We sit on the sidewalk as Milo runs in circles around her, Mini giggling and petting him wherever she can. He headbutts her shoulder, then throws himself into her lap and tosses his legs in the air, all the while violently wagging his tail and making that weird, dry growling noise. Mini scratches his tummy—then her hand catches on a line of stitches going down his middle. She peers at it, then leans closer to his face, inspecting his lopsided, bulging eyes, the way he can’t quite close his mouth because his lips are stretched back from his teeth.
“Hey,” Mini says, “isn’t this that dead dog you had when I first met you?”
“Yup. I forgot about it during the car crash, left it behind for the cops to find. Remember my pawnbroker, the one who likes objects with trauma memories? Three dead mercs must have been traumatic enough for him, because he pulled some strings to get the dog out of evidence lockup. I had to spend a fortune to buy it back from him—haggling asshole—but I figured, it would be easier to implant Milo in a body that’s already been preserved.”
Mini nuzzles her face against Milo’s forehead, not looking the slightest bit perturbed. “So that’s why he stinks.”
“I know, I’m sorry—he doesn’t eat or shit or sleep either, but when he gets bored he’s willing to lie down and rest with his eyes closed. You’re going to have to—I don’t know, tie an air freshener to his collar? And anytime he gets wet, you gotta blow dry the everloving shit out of him.”

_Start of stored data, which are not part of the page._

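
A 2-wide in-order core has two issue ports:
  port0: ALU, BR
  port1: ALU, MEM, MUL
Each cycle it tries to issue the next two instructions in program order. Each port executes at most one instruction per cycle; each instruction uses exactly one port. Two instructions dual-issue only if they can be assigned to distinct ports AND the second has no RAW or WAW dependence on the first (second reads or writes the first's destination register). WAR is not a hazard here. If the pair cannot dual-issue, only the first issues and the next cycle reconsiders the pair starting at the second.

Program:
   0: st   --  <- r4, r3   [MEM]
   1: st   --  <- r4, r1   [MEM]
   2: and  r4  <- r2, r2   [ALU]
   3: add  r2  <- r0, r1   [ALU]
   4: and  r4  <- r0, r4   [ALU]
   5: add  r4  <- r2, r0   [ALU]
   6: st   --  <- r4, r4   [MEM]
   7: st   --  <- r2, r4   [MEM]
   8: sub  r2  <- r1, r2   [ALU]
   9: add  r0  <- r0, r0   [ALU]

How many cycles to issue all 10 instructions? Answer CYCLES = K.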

“That’s fine, I can do that. I love my stinky dog.”
Milo barks, but it sounds like a raspy “Yuff!”
“How are you doing?” I ask Mini. “Are you okay? Who are you staying with?”
“I went back home and called my parents to tell them my tía had disappeared, and I’d been alone for days. They freaked out and came back home, there’s a missing persons report filed and everything. They pulled me out of school for a bit, and I’ve been to all kinds of therapy and stuff.”
Milo nuzzles against her face again. Mini giggles, rubbing behind his ear. He goes even more cross-eyed than he already is, and when he pants, his breath is horrific. I wince. “I, uh, tried my best, but he still looks pretty goofy. Will your parent let you keep him, do you think?”
Mini shrugs. “They have to. I’m traumatized, remember? I’ll just tell them he’s the only thing that makes me forget about my tía.”
“Ha, nice,” I laugh. I pull a pen and a torn postcard out of my pocket, scribbling on it and then handing it to her. “Call me if you ever need anything, okay?”
Mini’s eyes sparkle as she hugs her ugly, stinky dog. Milo pants happily against her, his glassy eyes rolling awkwardly, one at a time.
“Thank you, I will. But I think we’re going to be alright.”